The Project

“Domestic art gallery” is an umbrella expression that serves to describe houses and apartments in (post)-socialist countries hosting solo and group shows, artist and curator’s residencies, talks, workshops, etc. that have kept their primary domestic function. Since the 1960s and for decades, domestic art galleries were instrumental to the development of contemporary art in socialist countries such as the Soviet Union, China, and Cuba, and constituted thus legitimate loci for generations of artists. With the dismantling of the Soviet Union and the evolution of Socialism (China and Cuba), they have made a comeback. Today, they are an appealing alternative for emerging artists and cultural activists under the pressure of both modern authoritarian regimes and increasingly globalized capitalist art market. Yet, in spite of their uninterrupted presence and ever-growing importance in these countries’ cultural landscapes, this phenomenon has been largely overlooked, and its socialist and trans-socialist nature barely studied. 

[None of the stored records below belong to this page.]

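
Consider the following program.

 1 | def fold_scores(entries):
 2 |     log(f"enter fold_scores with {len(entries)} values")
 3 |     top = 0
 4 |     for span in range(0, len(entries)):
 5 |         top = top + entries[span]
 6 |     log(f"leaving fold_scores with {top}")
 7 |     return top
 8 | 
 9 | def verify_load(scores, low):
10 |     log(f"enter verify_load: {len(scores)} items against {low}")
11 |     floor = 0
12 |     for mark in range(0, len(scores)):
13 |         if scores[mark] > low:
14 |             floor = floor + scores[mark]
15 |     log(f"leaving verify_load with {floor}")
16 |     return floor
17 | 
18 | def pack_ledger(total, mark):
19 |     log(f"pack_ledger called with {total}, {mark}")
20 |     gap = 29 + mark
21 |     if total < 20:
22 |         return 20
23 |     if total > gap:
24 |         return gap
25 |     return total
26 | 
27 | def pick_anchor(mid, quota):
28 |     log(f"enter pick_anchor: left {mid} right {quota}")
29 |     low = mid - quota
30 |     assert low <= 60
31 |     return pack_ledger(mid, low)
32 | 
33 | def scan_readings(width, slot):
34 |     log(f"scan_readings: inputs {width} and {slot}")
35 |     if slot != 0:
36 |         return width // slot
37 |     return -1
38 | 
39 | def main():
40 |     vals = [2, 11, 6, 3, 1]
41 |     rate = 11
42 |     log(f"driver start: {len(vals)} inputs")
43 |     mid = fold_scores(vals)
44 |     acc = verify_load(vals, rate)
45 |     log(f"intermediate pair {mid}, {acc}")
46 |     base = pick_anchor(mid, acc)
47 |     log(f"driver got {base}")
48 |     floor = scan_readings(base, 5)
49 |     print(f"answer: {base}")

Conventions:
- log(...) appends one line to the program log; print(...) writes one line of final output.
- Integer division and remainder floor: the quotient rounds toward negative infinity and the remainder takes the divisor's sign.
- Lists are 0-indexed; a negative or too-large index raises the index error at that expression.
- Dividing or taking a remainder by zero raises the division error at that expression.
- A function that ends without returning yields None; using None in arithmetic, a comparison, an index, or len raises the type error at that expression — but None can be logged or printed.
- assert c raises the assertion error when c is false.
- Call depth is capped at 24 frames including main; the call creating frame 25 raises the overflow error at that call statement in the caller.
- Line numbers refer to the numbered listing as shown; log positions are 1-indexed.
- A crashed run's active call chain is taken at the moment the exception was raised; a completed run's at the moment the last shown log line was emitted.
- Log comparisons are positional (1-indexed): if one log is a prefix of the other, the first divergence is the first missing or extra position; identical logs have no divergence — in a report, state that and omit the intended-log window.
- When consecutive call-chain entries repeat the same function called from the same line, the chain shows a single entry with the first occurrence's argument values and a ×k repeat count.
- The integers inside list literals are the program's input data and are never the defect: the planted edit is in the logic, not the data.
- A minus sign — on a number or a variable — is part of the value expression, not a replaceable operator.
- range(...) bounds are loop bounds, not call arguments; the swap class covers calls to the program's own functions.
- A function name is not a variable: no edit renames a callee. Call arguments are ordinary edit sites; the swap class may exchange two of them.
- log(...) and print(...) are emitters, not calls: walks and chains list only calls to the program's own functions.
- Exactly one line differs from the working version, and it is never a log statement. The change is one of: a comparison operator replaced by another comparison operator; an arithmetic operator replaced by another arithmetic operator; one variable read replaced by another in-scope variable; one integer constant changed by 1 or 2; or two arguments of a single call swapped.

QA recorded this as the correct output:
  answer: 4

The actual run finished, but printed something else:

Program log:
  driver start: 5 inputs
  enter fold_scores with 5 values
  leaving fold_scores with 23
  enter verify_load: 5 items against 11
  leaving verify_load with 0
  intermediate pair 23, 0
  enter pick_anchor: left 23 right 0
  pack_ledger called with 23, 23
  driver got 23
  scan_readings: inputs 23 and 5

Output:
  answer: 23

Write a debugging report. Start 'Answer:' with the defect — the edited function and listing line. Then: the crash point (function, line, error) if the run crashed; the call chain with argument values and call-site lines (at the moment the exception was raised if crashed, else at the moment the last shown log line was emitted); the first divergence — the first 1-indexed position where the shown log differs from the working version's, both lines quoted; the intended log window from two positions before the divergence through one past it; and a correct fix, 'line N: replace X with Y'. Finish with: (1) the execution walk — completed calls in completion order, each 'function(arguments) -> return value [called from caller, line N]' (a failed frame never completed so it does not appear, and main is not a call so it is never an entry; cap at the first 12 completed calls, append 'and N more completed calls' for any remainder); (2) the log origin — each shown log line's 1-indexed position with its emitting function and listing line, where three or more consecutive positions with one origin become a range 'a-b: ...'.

Answer: the defect is in main at line 49.
Core observation: The two runs log identically and part ways only at the printed values.
Call chain: main -> scan_readings(23, 5) (called at line 48).
First divergence: none — the logs agree in full.
Execution walk:
  fold_scores([2, 11, 6, 3, 1]) -> 23  [called from main, line 43]
  verify_load([2, 11, 6, 3, 1], 11) -> 0  [called from main, line 44]
  pack_ledger(23, 23) -> 23  [called from pick_anchor, line 31]
  pick_anchor(23, 0) -> 23  [called from main, line 46]
  scan_readings(23, 5) -> 4  [called from main, line 48]
Log origins:
  1: logged in main at line 42
  2: logged in fold_scores at line 2
  3: logged in fold_scores at line 6
  4: logged in verify_load at line 10
  5: logged in verify_load at line 15
  6: logged in main at line 45
  7: logged in pick_anchor at line 28
  8: logged in pack_ledger at line 19
  9: logged in main at line 47
  10: logged in scan_readings at line 34
A correct fix: line 49: replace `base` with `floor`.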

Thus, in this project, our overall goal is to examine and understand, in a comparative perspective, cultural, conceptual, and structural features of mainly post-1989 “domestic art galleries” in Russia, China, and Cuba. This will allow us to study what we have identified as a trans-socialist network formed by these exhibition venues and to demonstrate to what extent these Cuban, Russian and Chinese independent art venues were/are a response as well as a corollary to/of key socialist (shared) conventions across continents such as social housing, centralized art market, views on artistic creativity, collectivism, and social mission of art. We argue that domestic art galleries are bound by an almost uncanny resemblance profoundly entwined with specific, yet-similar post-socialist contexts in which they have emerged, evolved, and performed. Finally, we will assess the impact of new media on contemporary domestic art spaces’ ontology and functioning. 

The ethnographic approach is fundamental to our research methodology. In collaboration with graduate students, we will conduct field research as well as archival research to explain the way domestic art galleries operate in their specific political and cultural contexts. 

This project draws on research supported by the Social Sciences and Humanities Research Council (SSHRC).